Industries that withdraw groundwater include manufacturing, mining, oil and gas, energy generation, engineering, and construction. Many production processes need a large amount of water for washing and cleaning their products at the end of production.
Their combined withdrawals can lead to stronger competition between the different industries, as well as with other sectors such as agriculture and human settlements, and ecosystems.
The beverage, bottled and mineral water sectors are unique in that groundwater is a raw material, which becomes the product. Large international food and beverage companies are in increasing competition and in dispute with local communities and municipalities over the amount that can be withdrawn without depleting local groundwater resources and affecting domestic and other supplies.

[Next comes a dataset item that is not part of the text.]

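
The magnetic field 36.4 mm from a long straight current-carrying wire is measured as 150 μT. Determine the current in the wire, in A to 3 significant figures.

I ≈ 27.3 A

For a long straight wire B = μ₀I/(2πd), so I = 2πdB/μ₀.
I = 2π × 0.0364 × 1.50×10⁻⁴ / (4π×10⁻⁷) = 27.3 A.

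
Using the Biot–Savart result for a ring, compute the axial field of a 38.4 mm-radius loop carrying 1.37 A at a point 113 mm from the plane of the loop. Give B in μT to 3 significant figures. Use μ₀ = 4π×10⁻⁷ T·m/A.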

The energy sector appears to use relatively little groundwater (globally), but it has significant effects on groundwater quality. Coal used in the generation of thermal electricity can affect groundwater quality through its deleterious environmental effects such as CO2 and mercury emissions and air quality impacts. Fracking for natural gas, particularly in shallow aquifers, can also present significant risks to groundwater contamination.

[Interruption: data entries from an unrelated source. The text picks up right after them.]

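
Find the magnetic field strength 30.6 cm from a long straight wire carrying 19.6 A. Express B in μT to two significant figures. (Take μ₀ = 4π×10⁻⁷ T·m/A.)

B ≈ 13 μT

For an infinitely long straight wire, B = μ₀I/(2πd).
B = (4π×10⁻⁷ × 19.6) / (2π × 0.306) = 1.28×10⁻⁵ T.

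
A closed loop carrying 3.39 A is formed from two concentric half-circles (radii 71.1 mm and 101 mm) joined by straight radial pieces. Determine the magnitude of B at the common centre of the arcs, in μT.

B ≈ 4.43 μT

The radial connectors point toward the centre, so dl × r̂ = 0 and they contribute nothing.
Each semicircle gives μ₀I/(4R): inner arc 1.50×10⁻⁵ T, outer arc 1.05×10⁻⁵ T.
The two arcs carry current in opposite angular senses, so their fields oppose: B = |1.50×10⁻⁵ − 1.05×10⁻⁵| = 4.43×10⁻⁶ T.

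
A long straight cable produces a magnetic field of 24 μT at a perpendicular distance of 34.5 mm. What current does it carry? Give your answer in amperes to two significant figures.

For a long straight wire B = μ₀I/(2πd), so I = 2πdB/μ₀.
I = 2π × 0.0345 × 2.40×10⁻⁵ / (4π×10⁻⁷) = 4.14 A.

I ≈ 4.1 A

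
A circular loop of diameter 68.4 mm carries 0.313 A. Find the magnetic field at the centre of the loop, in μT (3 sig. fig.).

B ≈ 5.75 μT

At the centre of a circular loop the Biot–Savart law gives B = μ₀I/(2R) (so R = 0.0342 m).
B = (4π×10⁻⁷ × 0.313) / (2 × 0.0342) = 5.75×10⁻⁶ T.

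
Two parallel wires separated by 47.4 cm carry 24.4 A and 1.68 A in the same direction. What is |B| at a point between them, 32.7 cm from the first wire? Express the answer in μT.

B ≈ 12.6 μT

Each long wire gives B = μ₀I/(2πd). Distances are d₁ = 0.327 m and d₂ = 0.147 m.
B₁ = 1.49×10⁻⁵ T, B₂ = 2.29×10⁻⁶ T.
Between parallel currents the two contributions point in opposite directions, so they subtract. B = |B₁ − B₂| = |1.49×10⁻⁵ − 2.29×10⁻⁶| = 1.26×10⁻⁵ T.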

Groundwater is often used in mineral extraction and processing.
The industrial sector has a strong potential for limiting water pollution. Groundwater remediation techniques treat polluted groundwater by removing the pollutants to acceptable levels; however, water recycling should have the priority.
The mining industry, through its various activities, may collect important data on the location and extent of aquifers and their properties and made publicly available to hydrogeologists, governments and water supply utilities.
To reduce or avoid negative impacts of industrial groundwater use, water has to be used responsibly, taking into account local water scarcity issues, and sensitive water reservoirs.